Sex and hook-ups are only a few of the topics discussed on, a student-run website featuring podcasts focused on academic research involving relationships.

Brian Wilkey, Lucy Hunt and Jennifer Shukusky, human development and family sciences graduate students, created the website and its podcast to inform listeners of scientifically proven information about human attraction and relationship trends. 

“It can take a long time for the public to find out about [relationship] study findings, and then they’re getting [information] from journalists who may not get it quite right,” Hunt said. “We thought, ‘Why not just give the correct information directly to whoever wants to listen?’”

Wilkey, creator and producer for the podcast, said he came up with the idea when he transferred from Texas A&M University to UT and was unable to get involved in the local theater scene.

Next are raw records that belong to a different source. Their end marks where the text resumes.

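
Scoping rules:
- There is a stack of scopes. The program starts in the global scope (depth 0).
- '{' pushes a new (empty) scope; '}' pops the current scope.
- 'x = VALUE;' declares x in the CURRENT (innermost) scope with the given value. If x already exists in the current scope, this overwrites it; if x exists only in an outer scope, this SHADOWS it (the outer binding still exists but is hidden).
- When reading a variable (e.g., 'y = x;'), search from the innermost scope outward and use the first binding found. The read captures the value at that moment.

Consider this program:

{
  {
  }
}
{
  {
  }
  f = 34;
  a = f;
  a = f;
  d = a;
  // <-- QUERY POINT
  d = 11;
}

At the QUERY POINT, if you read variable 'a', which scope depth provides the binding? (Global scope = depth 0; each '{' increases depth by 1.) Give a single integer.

Answer: 1

Derivation:
Step 1: enter scope (depth=1)
Step 2: enter scope (depth=2)
Step 3: exit scope (depth=1)
Step 4: exit scope (depth=0)
Step 5: enter scope (depth=1)
Step 6: enter scope (depth=2)
Step 7: exit scope (depth=1)
Step 8: declare f=34 at depth 1
Step 9: declare a=(read f)=34 at depth 1
Step 10: declare a=(read f)=34 at depth 1
Step 11: declare d=(read a)=34 at depth 1
Visible at query point: a=34 d=34 f=34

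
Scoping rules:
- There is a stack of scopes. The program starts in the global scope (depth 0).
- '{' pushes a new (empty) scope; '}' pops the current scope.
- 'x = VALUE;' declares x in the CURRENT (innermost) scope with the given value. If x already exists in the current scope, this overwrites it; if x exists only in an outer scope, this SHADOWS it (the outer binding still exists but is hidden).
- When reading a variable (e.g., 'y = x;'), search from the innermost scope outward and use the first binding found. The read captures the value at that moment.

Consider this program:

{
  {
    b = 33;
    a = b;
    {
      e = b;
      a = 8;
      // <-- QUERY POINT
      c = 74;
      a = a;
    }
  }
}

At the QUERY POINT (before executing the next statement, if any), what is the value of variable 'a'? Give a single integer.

Step 1: enter scope (depth=1)
Step 2: enter scope (depth=2)
Step 3: declare b=33 at depth 2
Step 4: declare a=(read b)=33 at depth 2
Step 5: enter scope (depth=3)
Step 6: declare e=(read b)=33 at depth 3
Step 7: declare a=8 at depth 3
Visible at query point: a=8 b=33 e=33

Answer: 8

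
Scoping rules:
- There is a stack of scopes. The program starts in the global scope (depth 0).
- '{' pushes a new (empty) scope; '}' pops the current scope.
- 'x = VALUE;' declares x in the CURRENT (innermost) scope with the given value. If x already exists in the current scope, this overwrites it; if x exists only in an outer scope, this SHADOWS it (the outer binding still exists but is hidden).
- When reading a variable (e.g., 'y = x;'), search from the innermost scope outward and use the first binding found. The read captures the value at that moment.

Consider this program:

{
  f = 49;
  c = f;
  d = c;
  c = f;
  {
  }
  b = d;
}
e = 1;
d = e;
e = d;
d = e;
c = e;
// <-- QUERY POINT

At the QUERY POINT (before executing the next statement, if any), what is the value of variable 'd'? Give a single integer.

Step 1: enter scope (depth=1)
Step 2: declare f=49 at depth 1
Step 3: declare c=(read f)=49 at depth 1
Step 4: declare d=(read c)=49 at depth 1
Step 5: declare c=(read f)=49 at depth 1
Step 6: enter scope (depth=2)
Step 7: exit scope (depth=1)
Step 8: declare b=(read d)=49 at depth 1
Step 9: exit scope (depth=0)
Step 10: declare e=1 at depth 0
Step 11: declare d=(read e)=1 at depth 0
Step 12: declare e=(read d)=1 at depth 0
Step 13: declare d=(read e)=1 at depth 0
Step 14: declare c=(read e)=1 at depth 0
Visible at query point: c=1 d=1 e=1

Answer: 1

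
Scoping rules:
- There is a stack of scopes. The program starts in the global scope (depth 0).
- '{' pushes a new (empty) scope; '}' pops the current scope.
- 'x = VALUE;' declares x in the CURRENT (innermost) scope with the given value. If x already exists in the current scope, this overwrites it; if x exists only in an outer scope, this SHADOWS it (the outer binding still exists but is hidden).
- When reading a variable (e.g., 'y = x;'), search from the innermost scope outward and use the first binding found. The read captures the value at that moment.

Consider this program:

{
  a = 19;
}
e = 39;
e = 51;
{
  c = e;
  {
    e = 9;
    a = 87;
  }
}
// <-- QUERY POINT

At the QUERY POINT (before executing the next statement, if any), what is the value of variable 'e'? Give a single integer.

Step 1: enter scope (depth=1)
Step 2: declare a=19 at depth 1
Step 3: exit scope (depth=0)
Step 4: declare e=39 at depth 0
Step 5: declare e=51 at depth 0
Step 6: enter scope (depth=1)
Step 7: declare c=(read e)=51 at depth 1
Step 8: enter scope (depth=2)
Step 9: declare e=9 at depth 2
Step 10: declare a=87 at depth 2
Step 11: exit scope (depth=1)
Step 12: exit scope (depth=0)
Visible at query point: e=51

Answer: 51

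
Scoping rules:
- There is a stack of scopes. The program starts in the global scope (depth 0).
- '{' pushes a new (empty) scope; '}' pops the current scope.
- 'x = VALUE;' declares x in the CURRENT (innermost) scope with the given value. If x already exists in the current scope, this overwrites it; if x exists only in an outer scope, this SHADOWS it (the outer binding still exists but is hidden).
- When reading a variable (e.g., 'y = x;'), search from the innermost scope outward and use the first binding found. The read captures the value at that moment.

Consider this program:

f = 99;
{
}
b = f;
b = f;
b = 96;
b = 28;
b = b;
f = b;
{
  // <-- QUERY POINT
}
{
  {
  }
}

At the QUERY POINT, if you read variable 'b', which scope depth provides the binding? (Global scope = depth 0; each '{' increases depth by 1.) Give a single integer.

Step 1: declare f=99 at depth 0
Step 2: enter scope (depth=1)
Step 3: exit scope (depth=0)
Step 4: declare b=(read f)=99 at depth 0
Step 5: declare b=(read f)=99 at depth 0
Step 6: declare b=96 at depth 0
Step 7: declare b=28 at depth 0
Step 8: declare b=(read b)=28 at depth 0
Step 9: declare f=(read b)=28 at depth 0
Step 10: enter scope (depth=1)
Visible at query point: b=28 f=28

Answer: 0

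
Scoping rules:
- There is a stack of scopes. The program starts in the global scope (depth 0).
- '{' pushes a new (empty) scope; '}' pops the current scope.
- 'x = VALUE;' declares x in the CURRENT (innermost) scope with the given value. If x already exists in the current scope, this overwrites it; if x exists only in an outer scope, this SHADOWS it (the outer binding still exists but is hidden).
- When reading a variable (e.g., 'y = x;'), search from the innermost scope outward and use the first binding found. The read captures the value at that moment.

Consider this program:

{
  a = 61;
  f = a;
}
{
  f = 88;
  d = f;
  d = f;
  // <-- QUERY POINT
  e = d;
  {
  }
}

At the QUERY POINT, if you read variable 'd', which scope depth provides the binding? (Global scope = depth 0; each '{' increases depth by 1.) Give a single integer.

Answer: 1

Derivation:
Step 1: enter scope (depth=1)
Step 2: declare a=61 at depth 1
Step 3: declare f=(read a)=61 at depth 1
Step 4: exit scope (depth=0)
Step 5: enter scope (depth=1)
Step 6: declare f=88 at depth 1
Step 7: declare d=(read f)=88 at depth 1
Step 8: declare d=(read f)=88 at depth 1
Visible at query point: d=88 f=88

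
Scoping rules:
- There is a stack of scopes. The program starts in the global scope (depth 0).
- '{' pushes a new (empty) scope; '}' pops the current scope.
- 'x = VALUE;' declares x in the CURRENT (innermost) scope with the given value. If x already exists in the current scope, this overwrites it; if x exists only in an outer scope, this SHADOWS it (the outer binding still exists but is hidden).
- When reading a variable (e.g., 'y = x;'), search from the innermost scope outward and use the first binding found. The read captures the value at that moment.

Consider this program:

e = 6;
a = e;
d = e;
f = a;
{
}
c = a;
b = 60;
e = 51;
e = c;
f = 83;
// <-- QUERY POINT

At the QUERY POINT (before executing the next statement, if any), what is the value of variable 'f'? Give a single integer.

Answer: 83

Derivation:
Step 1: declare e=6 at depth 0
Step 2: declare a=(read e)=6 at depth 0
Step 3: declare d=(read e)=6 at depth 0
Step 4: declare f=(read a)=6 at depth 0
Step 5: enter scope (depth=1)
Step 6: exit scope (depth=0)
Step 7: declare c=(read a)=6 at depth 0
Step 8: declare b=60 at depth 0
Step 9: declare e=51 at depth 0
Step 10: declare e=(read c)=6 at depth 0
Step 11: declare f=83 at depth 0
Visible at query point: a=6 b=60 c=6 d=6 e=6 f=83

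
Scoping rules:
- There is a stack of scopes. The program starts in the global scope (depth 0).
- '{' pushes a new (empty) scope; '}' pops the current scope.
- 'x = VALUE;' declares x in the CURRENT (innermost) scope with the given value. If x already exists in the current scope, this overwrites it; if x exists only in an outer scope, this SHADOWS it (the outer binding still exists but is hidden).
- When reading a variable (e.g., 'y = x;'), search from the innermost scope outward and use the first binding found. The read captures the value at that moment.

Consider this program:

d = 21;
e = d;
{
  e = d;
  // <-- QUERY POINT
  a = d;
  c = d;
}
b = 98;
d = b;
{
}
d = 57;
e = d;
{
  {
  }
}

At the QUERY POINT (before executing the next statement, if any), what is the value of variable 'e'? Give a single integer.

Answer: 21

Derivation:
Step 1: declare d=21 at depth 0
Step 2: declare e=(read d)=21 at depth 0
Step 3: enter scope (depth=1)
Step 4: declare e=(read d)=21 at depth 1
Visible at query point: d=21 e=21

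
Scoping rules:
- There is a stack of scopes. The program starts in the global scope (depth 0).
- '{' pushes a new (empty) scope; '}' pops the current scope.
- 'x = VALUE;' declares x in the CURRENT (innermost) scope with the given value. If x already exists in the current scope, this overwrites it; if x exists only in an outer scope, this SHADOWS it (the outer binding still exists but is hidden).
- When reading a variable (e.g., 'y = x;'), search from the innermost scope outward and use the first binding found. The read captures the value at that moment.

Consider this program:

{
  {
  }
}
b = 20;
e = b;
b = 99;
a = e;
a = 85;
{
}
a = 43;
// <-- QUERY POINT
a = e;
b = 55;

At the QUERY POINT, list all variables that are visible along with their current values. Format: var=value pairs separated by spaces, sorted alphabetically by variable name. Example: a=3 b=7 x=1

Step 1: enter scope (depth=1)
Step 2: enter scope (depth=2)
Step 3: exit scope (depth=1)
Step 4: exit scope (depth=0)
Step 5: declare b=20 at depth 0
Step 6: declare e=(read b)=20 at depth 0
Step 7: declare b=99 at depth 0
Step 8: declare a=(read e)=20 at depth 0
Step 9: declare a=85 at depth 0
Step 10: enter scope (depth=1)
Step 11: exit scope (depth=0)
Step 12: declare a=43 at depth 0
Visible at query point: a=43 b=99 e=20

Answer: a=43 b=99 e=20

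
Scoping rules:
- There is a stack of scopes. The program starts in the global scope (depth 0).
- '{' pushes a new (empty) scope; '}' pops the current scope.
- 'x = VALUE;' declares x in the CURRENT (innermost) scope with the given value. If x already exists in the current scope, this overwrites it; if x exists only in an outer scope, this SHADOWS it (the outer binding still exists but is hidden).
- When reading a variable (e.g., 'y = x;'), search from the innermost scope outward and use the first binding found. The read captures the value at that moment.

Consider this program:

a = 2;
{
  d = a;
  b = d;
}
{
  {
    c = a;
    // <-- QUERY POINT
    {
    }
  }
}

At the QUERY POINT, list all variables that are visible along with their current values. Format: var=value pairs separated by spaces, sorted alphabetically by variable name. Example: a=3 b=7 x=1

Step 1: declare a=2 at depth 0
Step 2: enter scope (depth=1)
Step 3: declare d=(read a)=2 at depth 1
Step 4: declare b=(read d)=2 at depth 1
Step 5: exit scope (depth=0)
Step 6: enter scope (depth=1)
Step 7: enter scope (depth=2)
Step 8: declare c=(read a)=2 at depth 2
Visible at query point: a=2 c=2

Answer: a=2 c=2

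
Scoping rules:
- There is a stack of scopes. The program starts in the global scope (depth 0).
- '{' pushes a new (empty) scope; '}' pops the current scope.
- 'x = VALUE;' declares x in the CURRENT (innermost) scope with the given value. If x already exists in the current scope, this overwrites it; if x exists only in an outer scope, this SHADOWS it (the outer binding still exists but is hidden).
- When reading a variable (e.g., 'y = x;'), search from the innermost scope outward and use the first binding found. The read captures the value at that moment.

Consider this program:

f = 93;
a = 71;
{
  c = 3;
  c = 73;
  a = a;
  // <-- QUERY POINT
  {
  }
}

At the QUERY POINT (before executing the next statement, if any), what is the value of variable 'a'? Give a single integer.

Answer: 71

Derivation:
Step 1: declare f=93 at depth 0
Step 2: declare a=71 at depth 0
Step 3: enter scope (depth=1)
Step 4: declare c=3 at depth 1
Step 5: declare c=73 at depth 1
Step 6: declare a=(read a)=71 at depth 1
Visible at query point: a=71 c=73 f=93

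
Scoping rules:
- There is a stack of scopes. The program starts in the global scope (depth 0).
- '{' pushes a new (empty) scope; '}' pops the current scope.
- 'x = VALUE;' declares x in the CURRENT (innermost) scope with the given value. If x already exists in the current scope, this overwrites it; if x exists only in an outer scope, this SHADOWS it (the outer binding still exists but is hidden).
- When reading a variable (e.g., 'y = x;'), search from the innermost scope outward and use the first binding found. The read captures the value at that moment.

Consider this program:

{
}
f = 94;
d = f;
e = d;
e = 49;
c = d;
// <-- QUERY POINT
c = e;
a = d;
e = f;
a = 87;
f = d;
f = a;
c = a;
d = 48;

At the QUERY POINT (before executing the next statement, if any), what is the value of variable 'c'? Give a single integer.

Answer: 94

Derivation:
Step 1: enter scope (depth=1)
Step 2: exit scope (depth=0)
Step 3: declare f=94 at depth 0
Step 4: declare d=(read f)=94 at depth 0
Step 5: declare e=(read d)=94 at depth 0
Step 6: declare e=49 at depth 0
Step 7: declare c=(read d)=94 at depth 0
Visible at query point: c=94 d=94 e=49 f=94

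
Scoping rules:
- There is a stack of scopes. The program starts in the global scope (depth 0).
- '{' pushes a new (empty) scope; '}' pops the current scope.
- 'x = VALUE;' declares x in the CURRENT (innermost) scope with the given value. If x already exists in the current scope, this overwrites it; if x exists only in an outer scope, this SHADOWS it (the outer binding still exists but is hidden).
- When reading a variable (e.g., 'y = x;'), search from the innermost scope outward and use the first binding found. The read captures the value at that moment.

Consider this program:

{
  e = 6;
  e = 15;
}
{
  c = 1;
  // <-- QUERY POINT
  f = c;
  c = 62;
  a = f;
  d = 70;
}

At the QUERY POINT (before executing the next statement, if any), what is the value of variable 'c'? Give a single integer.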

“I wanted to do something that was kind of dramatic and something big,” Wilkey, who was elected as Graduate Student Assembly vice president Thursday evening, said. “They say do what you know, and what I happened to know was relationship science.”

Wilkey said the greatest challenge for the beginning episodes, which began airing in October 2012, was having the right equipment. A year after starting the project, Wilkey said the group purchased equipment from a friend that upgraded the sound quality of the podcast.

“We have a mixing board now and the correct mics,” Wilkey said. “Now the challenge is time.”

According to the students, it takes about three hours a week to prepare the literature, set up the equipment, create the podcast and then edit the audio content afterward.

“It doesn’t sound like a lot, but when you’re a graduate student, three hours becomes precious pretty quickly,” Hunt said. “But we love [the podcast]. We’re committed to it.”

Wilkey said despite the technical issues in early episodes, he has always been confident in the content they produce because of the conversational form of the podcast.

“We like to have fun,” Wilkey said. “If you listen to the episode we do on ovulatory cycle change and how that makes a difference, you’ll hear me just use the word ‘follicular’ over and over again because it’s my favorite word. It’s not even in context. Then Jennifer’s like, ‘You’ve got to stop saying that word.’”

According to Shukusky, the universality of relationships is part of what makes the podcast and the field of relationship science interesting.

“I feel like somewhat everyone is always trying to get into a relationship, maintain a relationship or get out of a relationship,” Shukusky said.  “To me, this is applicable to everyone. I’m studying everyone.”

The Love Geeks will post their next podcast episode Thursday and will discuss nontraditional forms of relationship initiation.